By Predictive Pick | November 12, 2025
EMA (Exponential Moving Average): The 50-day EMA has recently crossed above the 200-day EMA, forming a bullish golden cross, signaling potential upward momentum in the stock price.
RSI (Relative Strength Index): The RSI is around 62, indicating bullish momentum without being overbought. An RSI between 50–70 generally signals room for continued growth.
Support & Resistance Levels: Strong support is near $860–$870, and resistance lies around $900–$915. A breakout above $915 could trigger further gains.
U.S. Healthcare Tailwinds: Specialty drugs and medical supply demand continues to rise, supporting revenue growth.
Raised Guidance: McKesson recently upgraded its fiscal 2026 profit forecast, showing confidence in its outlook.
Analyst Optimism: Several U.S. investment firms raised price targets, citing both strong fundamentals and technical momentum.
Technical Momentum: EMA golden cross and RSI in bullish range indicate potential short-term upside.
U.S. healthcare policy changes (drug pricing, regulations) could impact margins.

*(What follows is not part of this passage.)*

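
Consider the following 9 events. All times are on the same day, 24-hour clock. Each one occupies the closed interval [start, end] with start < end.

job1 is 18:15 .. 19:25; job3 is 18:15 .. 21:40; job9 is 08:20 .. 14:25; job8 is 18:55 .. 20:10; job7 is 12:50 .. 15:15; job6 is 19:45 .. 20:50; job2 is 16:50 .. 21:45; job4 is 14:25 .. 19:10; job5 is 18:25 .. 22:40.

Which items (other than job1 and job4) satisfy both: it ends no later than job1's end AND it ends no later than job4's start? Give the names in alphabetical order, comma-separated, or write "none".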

Technical pullbacks may occur if RSI approaches overbought levels above 70.
Broader market volatility may temporarily affect the stock despite strong sector fundamentals.
Based on technical indicators and fundamental tailwinds, MCK shows strong potential for near-term growth. Traders could consider buying near $860–$870 support, aiming for potential upside toward $900–$915 in the coming weeks.
McKesson offers a combination of solid U.S. healthcare fundamentals and favorable technical signals. The EMA golden cross and bullish RSI suggest the stock could experience near-term gains, making it attractive for U.S. investors and short-term traders looking for exposure to the healthcare sector.
Investment View: Moderate Buy - strong technical and fundamental setup for short-term upside.
Disclaimer:
This article is for informational purposes only and is not financial advice. Always conduct your own research or consult a licensed financial advisor before investing.